02 June 2015

JPMorgan Says Not to Worry as Ecuador Promotes Digital Currency

By Nathan Gill
(Bloomberg) -- Ecuador’s home-grown digital currency is nothing to fear. At least that’s the conclusion of analysts from JPMorgan Chase & Co. to Credit Suisse Group AG and Nomura Securities International Inc.

The country’s bonds fell last week after the government ordered banks to start accepting a new electronic tender it created last year. Previously, officials had said the system would be voluntary. Investors are concerned that President Rafael Correa plans to use the dinero electronico to wean the nation off its official currency, the U.S. dollar, and eventually start creating virtual money to plug a budget gap.

The bond selloff, and the concerns, were overblown, the analysts say. Javier Kulesz, a managing director at Nomura, said he isn’t worried about a sudden end of dollarization because the government has said it will keep liquid reserves to back the digital currency. Oil prices will be more important in determining how the country’s dollar bonds perform than the virtual tender, according to Acadian Asset Management LLC portfolio manager Holger Siebrecht.

“As far as I’m concerned, this is noise,” said Boston-based Siebrecht, who helps manage about $350 million of emerging market debt, including Ecuadorean bonds. “We see these things from time to time in emerging markets, that a news item comes across and there’s some short-term, knee-jerk reaction.”

Always Voluntary

The extra yield investors demand to own Ecuadorean bonds instead of Treasuries, a measure of risk perception in credit markets, rose the most in two months last week, jumping 0.52 percentage point to 7.35 points, data compiled by JPMorgan show. The so-called spread trails only Ukraine, Venezuela, Belarus and Belize among developing countries worldwide.

The new measures require banks to offer services tied to the electronic coin, giving lenders with assets greater than $1 billion 120 days to fulfill the requirement, while smaller banks will get as long as a year, according to a resolution published in the nation’s official register May 25.
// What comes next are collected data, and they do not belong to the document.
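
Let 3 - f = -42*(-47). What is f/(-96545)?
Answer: 1971/96545 ≈ 0.020415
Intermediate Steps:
f = -1971 (f = 3 - (-42)*(-47) = 3 - 1*1974 = 3 - 1974 = -1971)
f/(-96545) = -1971/(-96545) = -1971*(-1/96545) = 1971/96545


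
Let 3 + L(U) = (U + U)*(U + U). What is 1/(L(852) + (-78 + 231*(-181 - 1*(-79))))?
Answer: 1/2879973 ≈ 3.4723e-7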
The rule change will give users more opportunities to use the digital currency, which will continue to be completely voluntary for private citizens, the central bank’s press office said in response to questions from Bloomberg.
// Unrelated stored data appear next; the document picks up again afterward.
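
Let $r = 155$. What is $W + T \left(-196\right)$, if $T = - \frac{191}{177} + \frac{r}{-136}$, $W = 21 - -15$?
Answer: $\frac{2833787}{6018} \approx 470.89$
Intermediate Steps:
$W = 36$ ($W = 21 + 15 = 36$)
$T = - \frac{53411}{24072}$ ($T = - \frac{191}{177} + \frac{155}{-136} = \left(-191\right) \frac{1}{177} + 155 \left(- \frac{1}{136}\right) = - \frac{191}{177} - \frac{155}{136} = - \frac{53411}{24072} \approx -2.2188$)
$W + T \left(-196\right) = 36 - - \frac{2617139}{6018} = 36 + \frac{2617139}{6018} = \frac{2833787}{6018}$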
“What changes is that those citizens who voluntarily have decided to use the electronic money will be able to do it at all of the banks in the financial system,” the monetary authority said.

Oil Prices

Concern about the OPEC nation’s economy has grown over the last year as prices for its crude oil, which made up about half of Ecuador’s 2014 export revenue, slumped to an almost six-year low in January. While Ecuador’s Oriente oil prices have climbed 49 percent to $57.00 a barrel since then, the government is still on track to post the biggest budget deficit on record.

So investors in Ecuador should be focused on the outlook for crude and the government’s ability to fund itself, not the use of an e-currency, Nomura’s Kulesz said in a note May 28.
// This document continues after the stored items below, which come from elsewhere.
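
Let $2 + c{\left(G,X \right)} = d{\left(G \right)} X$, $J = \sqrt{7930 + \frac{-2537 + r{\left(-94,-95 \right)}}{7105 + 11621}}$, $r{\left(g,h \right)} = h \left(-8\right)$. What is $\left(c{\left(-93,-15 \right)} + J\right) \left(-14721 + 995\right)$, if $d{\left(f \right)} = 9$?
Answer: $1880462 - \frac{6863 \sqrt{2780724916578}}{9363} \approx 6.5816 \cdot 10^{5}$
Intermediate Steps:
$r{\left(g,h \right)} = - 8 h$
$J = \frac{\sqrt{2780724916578}}{18726}$ ($J = \sqrt{7930 + \frac{-2537 - -760}{7105 + 11621}} = \sqrt{7930 + \frac{-2537 + 760}{18726}} = \sqrt{7930 - \frac{1777}{18726}} = \sqrt{\frac{148495403}{18726}} = \frac{\sqrt{2780724916578}}{18726} \approx 89.05$)
$c{\left(G,X \right)} = -2 + 9 X$
$\left(c{\left(-93,-15 \right)} + J\right) \left(-14721 + 995\right) = \left(\left(-2 + 9 \left(-15\right)\right) + \frac{\sqrt{2780724916578}}{18726}\right) \left(-14721 + 995\right) = \left(\left(-2 - 135\right) + \frac{\sqrt{2780724916578}}{18726}\right) \left(-13726\right) = \left(-137 + \frac{\sqrt{2780724916578}}{18726}\right) \left(-13726\right) = 1880462 - \frac{6863 \sqrt{2780724916578}}{9363}$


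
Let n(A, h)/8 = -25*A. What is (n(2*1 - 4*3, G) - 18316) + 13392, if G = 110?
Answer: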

“There are lots of things to worry about in Ecuador, but this is not it,” Kulesz wrote.
Still, last week’s banking rules revived questions about how the government plans to use the new currency in the future and officials’ long-term support of dollarization, according to Sarah Glendon, an economist at Gramercy Funds Management LLC.

‘Contingency Plan’

“I have never gotten a logical explanation from the government as to why the central bank is the intermediary for this e-money, whereas in other countries, it is commercial banks,” Glendon said from Greenwich, Connecticut. “I view the e-money as a contingency plan that is setting the stage for eventual de-dollarization. Not immediate, but eventual.”

Correa, who’s likened dollarization to boxing with one hand, is a vocal critic of Ecuador’s use of the greenback. Still, he and his cabinet members have repeatedly said they have no plans to abandon the dollar.

“We think the authorities are strongly committed to the politically popular dollarization regime, at least through the 2017 election cycle,” Benjamin Ramsey, an economist at JPMorgan in New York, said in a May 29 research note.

Juan Lorenzo Maldonado, an economist at Credit Suisse in New York, said in a note to clients it doesn’t seem there are immediate plans by Ecuador to use the electronic currency to make payments to suppliers or employees.

“Officials completely discarded any intentions of doing so, and we take their word at face value,” he said.